6. Primitive Assembly

Primitive Assembly is a short stage. It is basically grouping of of primitives into lines and triangles. You may ask, well, what about points? They can’t be assembled? The question to your answer is, that yes, it does happen for points, but it’s redundant.

7. Clipping

After gl_Position is converted to Cartesian coordinates, and gets normalized, meaning it is carried out between -1 and 1, it is clipped for screen. Meaning, the primitives which are not in the viewport propogated by the projection matrix are discarded.  This stage is very important for overall performance reasons.

8. Culling

This is another step taken for performance. Each 3D primitive has its face to the camera, and its back is out of the view of the camera. So it’s entirely useless to render the back of the primitive also. Culling is the process of discarding the back in favour of the face of each primitive.

9. Rasterization

Rasterization is the process of converting 3D objects in computer’s memory to 2D objects to be displayed in the monitor, or rendered to a file. In other words, rasterization is the process of determining which fragments might be covered by a triangle or a line. Rasterization has two stages: trangle setup, and triangle traversal. In the former, “…. edge equations, and other data for the triangle are computed. These data may be used for triangle traversal, as well as for interpolation of the various shading data produced by the geometry stage. Fixed function hardware is used for this task. 6. In the latter, each pixel, or a sample, is covered by a triangle, and a fragment is generated for  each pixel, or sample. If the number of samples are low, aliasing happens. Triangles are interpolated, and pixels are sent to the next stage, which is the most important stage: Fragment shader.

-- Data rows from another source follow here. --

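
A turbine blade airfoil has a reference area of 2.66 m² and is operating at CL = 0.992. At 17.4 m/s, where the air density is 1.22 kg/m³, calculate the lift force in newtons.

L = 487 N

Dynamic pressure q = ½ρv² = ½ × 1.22 × 17.4² = 184.7 Pa.
L = q·S·CL = 184.7 × 2.66 × 0.992 = 487 N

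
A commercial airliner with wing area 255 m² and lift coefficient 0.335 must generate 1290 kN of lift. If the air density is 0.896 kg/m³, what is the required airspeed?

L = ½ρv²S·CL ⇒ v = √(2L/(ρ·S·CL))
v = √(2 × 1.29×10^6 / (0.896 × 255 × 0.335)) = √33710 = 184 m/s

v = 184 m/s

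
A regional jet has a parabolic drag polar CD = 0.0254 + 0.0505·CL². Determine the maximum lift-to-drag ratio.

(L/D)max = 14

For CD = CD0 + K·CL², (L/D)max occurs at CL* = √(CD0/K) and equals 1/(2√(K·CD0)).
(L/D)max = 1/(2√(0.0505 × 0.0254)) = 1/(2 × 0.03581) = 14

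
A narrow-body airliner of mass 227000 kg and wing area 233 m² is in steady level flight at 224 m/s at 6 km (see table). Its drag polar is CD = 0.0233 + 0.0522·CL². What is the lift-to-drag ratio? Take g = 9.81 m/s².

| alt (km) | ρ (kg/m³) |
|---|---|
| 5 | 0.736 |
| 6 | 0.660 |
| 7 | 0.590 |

L/D = 14.2

At 6 km, from the table: ρ = 0.660 kg/m³.
Level flight ⇒ L = W = m·g = 227000 × 9.81 = 2.2269×10^6 N.
q = ½ρv² = ½ × 0.66 × 224² = 16560 Pa.
Required CL = L/(qS) = 2.2269×10^6/(16560·233) = 0.5772.
CD = 0.0233 + 0.0522 × 0.5772² = 0.04069.
L/D = CL/CD = 0.5772 / 0.04069 = 14.2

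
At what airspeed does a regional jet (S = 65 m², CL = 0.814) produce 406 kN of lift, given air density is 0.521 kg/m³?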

Creme de la creme, it is the last programmable stage in the pipeline, and does operations such as coloring, texturing, shadowing, antialisiang, raytracing (if possible), etc.Perhaps the most important thing done in this stage is texturing.

If you are interested in learning more about fragment shaders and what you can do in them, you can read The Book of Shaders, a free internet book that, although outdated, teaches a lot of tricks in the trade.

11. Z-Buffer, Stencil Buffer, and Color Buffer

Z-Buffer is the depth buffer of the program, which is propagated by an FBO. An FBO can also be a stencil buffer, which as the name suggest, creates a black mask aroudn the screen. An FBO can also be a color buffer, which is simply the background color of the program.